Le proporzioni da imparare a memoria
Per mezzo chilo di farina servono circa 325 grammi di acqua, dieci grammi di sale e una quantità minuscola di lievito: se l'impasto deve riposare tutta la notte e buona parte della giornata, un grammo di lievito secco è più che sufficiente, meno ancora se in casa fa caldo. Più tempo si ha, meno lievito si usa: è l'unica regola che salva quasi tutte le pizze casalinghe.
Sulla farina: una farina per pizza o una 0 di media forza regge bene le lunghe attese, mentre una farina debole rischia di cedere e dare un impasto molle e impossibile da stendere. Il sale va aggiunto dopo aver sciolto il lievito nell'acqua, semplicemente perché così si lavora meglio. L'olio è facoltativo: nella pizza in teglia aiuta la croccantezza, in quella tonda si può tranquillamente saltare.
La stesura: qui si perde la pizza buona
Il gesto che rovina più impasti è il mattarello. Schiacciando si fanno uscire tutte le bolle d'aria che si sono formate in venti ore di attesa, e il cornicione non si gonfia più. Meglio le mani: si appoggia il panetto sulla semola, si preme il centro con i polpastrelli lasciando libero il bordo per un paio di centimetri, poi si allarga tirando delicatamente da sotto, girando il disco come un volante. Se l'impasto si ritira, è ancora freddo o poco riposato: si aspettano dieci minuti e torna docile.
Per la teglia vale un trucco più semplice ancora: si unge la teglia, si adagia il panetto e si allarga a polpastrelli direttamente dentro, in due riprese a distanza di venti minuti. Senza forzare, l'impasto arriva agli angoli da solo.
Il forno di casa va portato all'estremo
Il forno deve essere caldo prima, non mentre. Si accende almeno venti minuti prima al massimo, con dentro la teglia rovesciata o una pietra se c'è: la pizza va appoggiata su qualcosa di già rovente, altrimenti il fondo resta pallido. Prima cottura nel ripiano più basso, dove il calore da sotto è più forte; negli ultimi minuti si sposta in alto, o si accende il grill, per far colorare il bordo.
La mozzarella non entra all'inizio: va tagliata in anticipo, lasciata scolare in un colino e aggiunta a metà cottura, altrimenti rilascia acqua e la pizza si allaga. Il pomodoro si condisce crudo, con sale, un filo d'olio e qualche foglia di basilico, che però è più buono aggiunto all'uscita.
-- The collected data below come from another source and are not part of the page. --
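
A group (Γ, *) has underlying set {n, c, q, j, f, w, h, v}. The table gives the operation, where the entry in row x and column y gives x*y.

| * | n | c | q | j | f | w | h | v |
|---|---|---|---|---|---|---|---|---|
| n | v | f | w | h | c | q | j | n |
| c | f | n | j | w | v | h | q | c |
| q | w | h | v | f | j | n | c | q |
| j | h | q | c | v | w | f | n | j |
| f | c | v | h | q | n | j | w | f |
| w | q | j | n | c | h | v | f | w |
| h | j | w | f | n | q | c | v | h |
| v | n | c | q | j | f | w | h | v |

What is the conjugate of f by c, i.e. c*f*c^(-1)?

The identity is v. In row c, the entry v sits in column f, so c^(-1) = f.
c*f = v
v*f = f

f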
Tutto il resto — acciughe, salumi delicati, verdure già cotte — arriva sopra alla fine, altrimenti brucia.
Quanto deve lievitare l'impasto se decido tutto all'ultimo?
Se lo prepari al mattino per la sera, servono circa otto-dieci ore a temperatura ambiente e un pizzico di lievito in più rispetto alla versione da ventiquattro ore: resta comunque una pizza buona, solo un po' meno profumata. Se hai davvero solo tre o quattro ore, aumenta ancora il lievito, tieni l'impasto in un punto tiepido della cucina e metti in conto una pizza più simile a una focaccia: ottima, ma non fingere che sia lievitazione lunga.
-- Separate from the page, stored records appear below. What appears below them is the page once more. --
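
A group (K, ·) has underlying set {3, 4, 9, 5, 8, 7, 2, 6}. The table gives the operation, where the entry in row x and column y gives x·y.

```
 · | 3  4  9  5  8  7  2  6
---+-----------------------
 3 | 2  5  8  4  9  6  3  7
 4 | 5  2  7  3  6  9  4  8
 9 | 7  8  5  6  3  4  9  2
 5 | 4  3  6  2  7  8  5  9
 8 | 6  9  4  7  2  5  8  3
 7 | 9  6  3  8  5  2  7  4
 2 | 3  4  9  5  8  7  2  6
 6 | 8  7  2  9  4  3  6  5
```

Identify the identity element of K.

2

The identity e satisfies e·x = x for all x, so its row in the table reproduces the column headers.
Row 2 reads: 3, 4, 9, 5, 8, 7, 2, 6 — exactly the header order. So 2 is the identity.
(Structurally, K here is isomorphic to the dihedral group D_4.)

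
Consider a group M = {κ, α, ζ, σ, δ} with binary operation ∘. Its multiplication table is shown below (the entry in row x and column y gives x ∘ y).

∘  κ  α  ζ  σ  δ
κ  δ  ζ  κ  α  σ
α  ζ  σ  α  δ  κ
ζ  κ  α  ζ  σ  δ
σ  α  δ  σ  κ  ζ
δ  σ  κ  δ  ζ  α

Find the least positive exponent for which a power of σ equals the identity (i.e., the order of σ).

The identity element is ζ (its row matches the header).
σ^1 = σ
σ^2 = σ ∘ σ = κ
σ^3 = κ ∘ σ = α
σ^4 = α ∘ σ = δ
σ^5 = δ ∘ σ = ζ
The first power of σ equal to the identity is σ^5, so ord(σ) = 5.

5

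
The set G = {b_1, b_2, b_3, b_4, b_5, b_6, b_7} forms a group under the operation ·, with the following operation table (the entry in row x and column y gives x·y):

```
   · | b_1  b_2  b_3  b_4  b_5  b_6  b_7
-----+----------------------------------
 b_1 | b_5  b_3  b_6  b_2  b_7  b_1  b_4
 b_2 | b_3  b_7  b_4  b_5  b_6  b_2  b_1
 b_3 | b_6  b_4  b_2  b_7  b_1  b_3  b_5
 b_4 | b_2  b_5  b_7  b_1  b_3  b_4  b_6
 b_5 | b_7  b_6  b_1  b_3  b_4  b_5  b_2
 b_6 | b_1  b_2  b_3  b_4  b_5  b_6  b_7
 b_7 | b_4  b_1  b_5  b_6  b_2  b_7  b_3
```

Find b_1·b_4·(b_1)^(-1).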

Perché la mia pizza resta pallida e molle sotto?
Quasi sempre perché la base di cottura era fredda o perché il condimento era troppo bagnato. Scalda a lungo teglia o pietra prima di infornare, cuoci nella parte bassa del forno nei primi minuti e scola bene pomodoro e mozzarella; se usi verdure acquose come zucchine o funghi, falle saltare in padella prima, altrimenti rilasciano tutto sull'impasto.